Hasta muy recientemente se pensó, sin fisuras, que los sistemas sanos buscaban el estado estable, la homeostasis. Sin embargo, este concepto está siendo desafiado por la observación de los sistemas mediante señales continuas. Por ejemplo, el ritmo cardiaco. Lejos de ser constante, el corazón sano muestra una gran variabilidad que disminuye con la edad y ciertas enfermedades. El corazón se comporta como un sistema no lineal.

Un sistema lineal se caracteriza por una clara relación dosis-respuesta. Además, como sus partes componen un todo de manera comprensible, se puede entender su funcionamiento examinándolas por separado. Lo podemos hacer con una máquina y fue la aspiración de Descartes cuando se pensaba en los hombres desde la perspectiva de la máquina, pero sabemos que no es válida para sistemas no lineales, como son los biológicos: nadie puede entender cómo funcionan si examina sus partes porque su funcionamiento está determinado por las interacciones. Una de ellas, muy importante en el ser vivo, como he señalado más arriba, es la retroalimentación.

Lo curioso es que a veces se producen fenómenos contraintuitivos como es la relación entre alcohol y salud: en casi todos los estudios se observa que los que beben moderadamente, máximo dos vasos de vino diario, tienen mejor salud que los que no beben. A eso se denomina hormesis. Los primeros en observarlo, o verlo, fueron Southam y Erlich, en 1943, cuando investigaban cuál era la cantidad mínima de compuestos fenólicos que inhibían el crecimiento de los hongos en la madera, para evitar su pudrición. Para su sorpresa se encontraron que una gran dilución estimulaba su crecimiento. Me recuerda a Hahnemann quien experimentó que cierto remedio que se utilizaba para la malaria, la quinina, producía en él, a ciertas dosis, los síntomas de la enfermedad. Lo igual cura lo igual. Entonces pensó que en la dilución estaba la potencia.

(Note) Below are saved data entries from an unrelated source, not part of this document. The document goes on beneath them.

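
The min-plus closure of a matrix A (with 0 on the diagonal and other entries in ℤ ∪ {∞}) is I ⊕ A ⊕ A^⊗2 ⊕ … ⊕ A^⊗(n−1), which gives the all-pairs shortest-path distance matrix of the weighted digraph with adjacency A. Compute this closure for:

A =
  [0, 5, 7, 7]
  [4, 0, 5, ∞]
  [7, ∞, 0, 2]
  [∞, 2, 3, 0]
Closure =
  [0, 5, 7, 7]
  [4, 0, 5, 7]
  [7, 4, 0, 2]
  [6, 2, 3, 0]

This is the Floyd-Warshall all-pairs shortest-path computation. For each intermediate vertex k = 0, 1, …, 3, update dist[i][j] ← min(dist[i][j], dist[i][k] + dist[k][j]). The final matrix gives, for each (i, j), the minimum total weight of any directed path from i to j (possibly empty when i = j).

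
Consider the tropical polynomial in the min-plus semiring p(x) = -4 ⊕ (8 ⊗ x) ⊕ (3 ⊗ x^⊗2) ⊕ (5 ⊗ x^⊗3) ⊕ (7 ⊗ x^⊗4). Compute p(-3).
p(-3) = -5

A tropical monomial a ⊗ x^⊗i evaluates to a + i · x. Evaluating each term at x = -3:
  Term 0 contributes -4 + 0 · -3 = -4
  Term 1 contributes 8 + 1 · -3 = 5
  Term 2 contributes 3 + 2 · -3 = -3
  Term 3 contributes 5 + 3 · -3 = -4
  Term 4 contributes 7 + 4 · -3 = -5
p(-3) = ⊕ of these = min[-4, 5, -3, -4, -5] = -5.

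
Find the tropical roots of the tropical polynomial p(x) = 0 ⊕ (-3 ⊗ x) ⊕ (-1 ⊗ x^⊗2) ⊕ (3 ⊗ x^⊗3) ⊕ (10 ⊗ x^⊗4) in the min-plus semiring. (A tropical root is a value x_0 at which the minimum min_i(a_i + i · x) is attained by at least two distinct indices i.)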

Probablemente estemos cerebralmente precableados para interpretar el mundo desde una visión mecánica. Es más simple y funcional para la vida cotidiana. Pero no sirve para desentrañar algunas complejas reacciones de los organismos vivos. En esos casos hay que hacer un esfuerzo intelectual para desterrar prejuicios, ver la realidad tal cual es y aplicar modelos complejos que no suele poder abarcar la mente. Muchos errores en medicina vienen de esa dificultad que creo es consustancial al ser humano.